The following bug has been logged on the website:
Bug reference: 16444
Logged by: Kurt Roeckx
Email address: kurt@roeckx.be
PostgreSQL version: 12.3
Operating system: Debian
Description:
I had a large query fail, where most of the data wasn't commited, and a very
small amount was. So I decided to run vacuum on the table.

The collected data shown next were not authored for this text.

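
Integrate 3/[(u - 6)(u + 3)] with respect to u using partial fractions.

Decompose: 3/[(u - 6)(u + 3)] = (1/3)/(u - 6) - (1/3)/(u + 3). Integrate each term: (1/3) ln|(u - 6)| - (1/3) ln|(u + 3)| + C


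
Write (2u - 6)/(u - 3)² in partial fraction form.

(2u - 6) = P(u - 3) + Q. At u = 3: Q = 2·3 - 6 = 0. Coeff of u: P = 2
Result: 2/(u - 3)


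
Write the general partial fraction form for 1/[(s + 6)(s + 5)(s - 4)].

Three distinct linear factors: α/(s + 6) + β/(s + 5) + γ/(s - 4)


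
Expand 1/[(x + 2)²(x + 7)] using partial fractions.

Cover-up at x=-7: R = 1/(-7 + 2)² = 1/25. Cover-up at x=-2: Q = 1/(-2 + 7) = 1/5. Comparing x² coeff: P = -R = -1/25
Result: (-1/25)/(x + 2) + (1/5)/(x + 2)² + (1/25)/(x + 7)


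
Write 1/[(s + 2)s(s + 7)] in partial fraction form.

Using cover-up method: A = -1/10, B = 1/14, C = 1/35
Result: (-1/10)/(s + 2) + (1/14)/s + (1/35)/(s + 7)


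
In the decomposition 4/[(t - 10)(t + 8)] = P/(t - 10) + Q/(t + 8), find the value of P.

Cover-up at t = 10: P = 4/(10 + 8) = 4/18 = 2/9


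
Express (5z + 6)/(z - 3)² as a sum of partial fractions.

(5z + 6) = P(z - 3) + Q. At z = 3: Q = 5·3 + 6 = 21. Coeff of z: P = 5
Result: 5/(z - 3) + 21/(z - 3)²


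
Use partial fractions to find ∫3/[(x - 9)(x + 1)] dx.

Decompose: 3/[(x - 9)(x + 1)] = (3/10)/(x - 9) - (3/10)/(x + 1). Integrate each term: (3/10) ln|(x - 9)| - (3/10) ln|(x + 1)| + C


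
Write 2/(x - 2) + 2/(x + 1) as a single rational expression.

Common denominator (x - 2)(x + 1). Numerator: 2(x + 1) + 2(x - 2) = (2x + 2) + (2x - 4) = 4x - 2
Result: (4x - 2)/[(x - 2)(x + 1)]


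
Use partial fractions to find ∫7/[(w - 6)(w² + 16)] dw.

Cover-up at w=6: A = 7/(6²+16) = 7/52. Coeff matching: B = -7/52, C = -21/26. Decomposition: (7/52)/(w - 6) - ((7/52)w + 21/26)/(w² + 16). Integrate: linear → ln, quadratic → (1/2)ln + arctan: (7/52) ln|(w - 6)| - (7/104) ln(w² + 16) - (21/104) arctan(w/4) + C


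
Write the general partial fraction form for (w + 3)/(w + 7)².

Repeated linear factor: α/(w + 7) + β/(w + 7)²


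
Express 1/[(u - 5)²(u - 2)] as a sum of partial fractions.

Cover-up at u=2: C = 1/(2 - 5)² = 1/9. Cover-up at u=5: B = 1/(5 - 2) = 1/3. Comparing u² coeff: A = -C = -1/9
Result: (-1/9)/(u - 5) + (1/3)/(u - 5)² + (1/9)/(u - 2)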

The size of the
table is:
table_name | table_size | indexes_size | total_size
-----------------------------+------------+--------------+------------
"public"."ct_entry_chain" | 27 GB | 39 GB | 66 GB
The table looks like:
Table "public.ct_entry_chain"
Column | Type | Collation | Nullable | Default
----------------+--------+-----------+----------+--------------------------------------------
id | bigint | | not null |
nextval('ct_entry_chain_id_seq'::regclass)

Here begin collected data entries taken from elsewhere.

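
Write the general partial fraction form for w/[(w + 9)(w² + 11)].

Linear + irreducible quadratic: A/(w + 9) + (Bw + C)/(w² + 11)


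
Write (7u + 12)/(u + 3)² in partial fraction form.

(7u + 12) = α(u + 3) + β. At u = -3: β = 7·(-3) + 12 = -9. Coeff of u: α = 7
Result: 7/(u + 3) - 9/(u + 3)²


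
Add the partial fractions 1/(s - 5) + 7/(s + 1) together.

Common denominator (s - 5)(s + 1). Numerator: 1(s + 1) + 7(s - 5) = (s + 1) + (7s - 35) = 8s - 34
Result: (8s - 34)/[(s - 5)(s + 1)]


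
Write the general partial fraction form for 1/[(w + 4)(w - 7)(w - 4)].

Three distinct linear factors: A/(w + 4) + B/(w - 7) + C/(w - 4)


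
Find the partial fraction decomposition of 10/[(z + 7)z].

10/(z + 7)z = P/(z + 7) + Q/z. P = 10/(-7 - 0) = -10/7, Q = 10/(0 + 7) = 10/7
Result: (-10/7)/(z + 7) + (10/7)/z


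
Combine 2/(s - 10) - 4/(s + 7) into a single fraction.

Common denominator (s - 10)(s + 7). Numerator: 2(s + 7) - 4(s - 10) = (2s + 14) - (4s - 40) = -2s + 54
Result: (-2s + 54)/[(s - 10)(s + 7)]


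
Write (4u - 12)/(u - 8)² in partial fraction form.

(4u - 12) = P(u - 8) + Q. At u = 8: Q = 4·8 - 12 = 20. Coeff of u: P = 4
Result: 4/(u - 8) + 20/(u - 8)²


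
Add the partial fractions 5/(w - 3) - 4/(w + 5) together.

Common denominator (w - 3)(w + 5). Numerator: 5(w + 5) - 4(w - 3) = (5w + 25) - (4w - 12) = w + 37
Result: (w + 37)/[(w - 3)(w + 5)]


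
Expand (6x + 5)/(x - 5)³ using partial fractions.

(6x + 5) = P(x - 5)² + Q(x - 5) + R. At x = 5: R = 6·5 + 5 = 35. Coefficients: P = 0, Q = 6
Result: 6/(x - 5)² + 35/(x - 5)³


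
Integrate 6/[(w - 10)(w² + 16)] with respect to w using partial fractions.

Cover-up at w=10: A = 6/(10²+16) = 3/58. Coeff matching: B = -3/58, C = -15/29. Decomposition: (3/58)/(w - 10) - ((3/58)w + 15/29)/(w² + 16). Integrate: linear → ln, quadratic → (1/2)ln + arctan: (3/58) ln|(w - 10)| - (3/116) ln(w² + 16) - (15/116) arctan(w/4) + C


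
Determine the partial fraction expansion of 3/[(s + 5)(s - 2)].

3/(s + 5)(s - 2) = α/(s + 5) + β/(s - 2). α = 3/(-5 - 2) = -3/7, β = 3/(2 + 5) = 3/7
Result: (-3/7)/(s + 5) + (3/7)/(s - 2)


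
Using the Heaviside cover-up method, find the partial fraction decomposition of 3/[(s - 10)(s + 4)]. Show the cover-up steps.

Cover (s - 10): set s=10, get P = 3/(10 + 4) = 3/14. Cover (s + 4): set s=-4, get Q = 3/(-4 - 10) = -3/14.
Result: (3/14)/(s - 10) - (3/14)/(s + 4)


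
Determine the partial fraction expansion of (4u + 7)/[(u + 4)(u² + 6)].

At u=-4: α = (4·(-4) + 7)/((-4)² + 6) = -9/22. β = -α = 9/22, γ = 4 - (-4)·α = 26/11
Result: (-9/22)/(u + 4) + ((9/22)u + 26/11)/(u² + 6)


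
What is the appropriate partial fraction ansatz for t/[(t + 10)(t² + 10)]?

Linear + irreducible quadratic: A/(t + 10) + (Bt + C)/(t² + 10)


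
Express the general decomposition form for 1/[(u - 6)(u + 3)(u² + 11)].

Two linear + quadratic: P/(u - 6) + Q/(u + 3) + (Ru + S)/(u² + 11)


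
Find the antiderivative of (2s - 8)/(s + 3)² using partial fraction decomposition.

Decompose: A = 2, B = 2·(-3) - 8 = -14, so (2s - 8)/(s + 3)² = 2/(s + 3) - 14/(s + 3)². Integrate: ∫ A/(s + 3) ds = 2 ln|(s + 3)|; ∫ B/(s + 3)² ds = 14/(s + 3). Sum: 2 ln|(s + 3)| + 14/(s + 3) + C


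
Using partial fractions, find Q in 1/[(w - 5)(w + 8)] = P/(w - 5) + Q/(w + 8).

Cover-up at w = -8: Q = 1/(-8 - 5) = -1/13


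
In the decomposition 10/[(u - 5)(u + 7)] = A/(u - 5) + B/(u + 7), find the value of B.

Cover-up at u = -7: B = 10/(-7 - 5) = -10/12 = -5/6


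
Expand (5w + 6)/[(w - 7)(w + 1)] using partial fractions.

At w=7: P = (5·7 + 6)/(7 + 1) = 41/8. At w=-1: Q = (5·(-1) + 6)/(-1 - 7) = -1/8
Result: (41/8)/(w - 7) - (1/8)/(w + 1)


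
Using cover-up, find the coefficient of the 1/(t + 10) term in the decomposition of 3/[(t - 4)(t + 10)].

Cover (t + 10), set t=-10: 3/((t - 4) at t=-10) = 3/(-14) = -3/14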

ct_entry_id | bigint | | not null |
certificate_id | bigint | | not null |
Indexes:
"ct_entry_chain_pkey" PRIMARY KEY, btree (id)
"ct_entry_chain_ct_entry_id_certificate_id_key" UNIQUE CONSTRAINT, btree
(ct_entry_id, certificate_id)
Foreign-key constraints:
"ct_entry_chain_certificate_id_fkey" FOREIGN KEY (certificate_id)
REFERENCES raw_certificates(id)
"ct_entry_chain_ct_entry_id_fkey" FOREIGN KEY (ct_entry_id) REFERENCES
ct_entry(id)
This has resulted in 205 GB being read from disk, and 93 GB being written.
While I only expects 66 GB to be rewritten.
Looking at the verbose output of the vacuum, it seems that it needed to scan
the indexes 4 times. The amount of data read is about what I expect.
Looking with strace what happens, it seems that the first time it reads the
data, it also writes everything back. I assume it marks the rows as dead.
Then when indexes are cleaned up, it reads+writes the whole table again, to
actually vacuum it. Can that first write be avoided?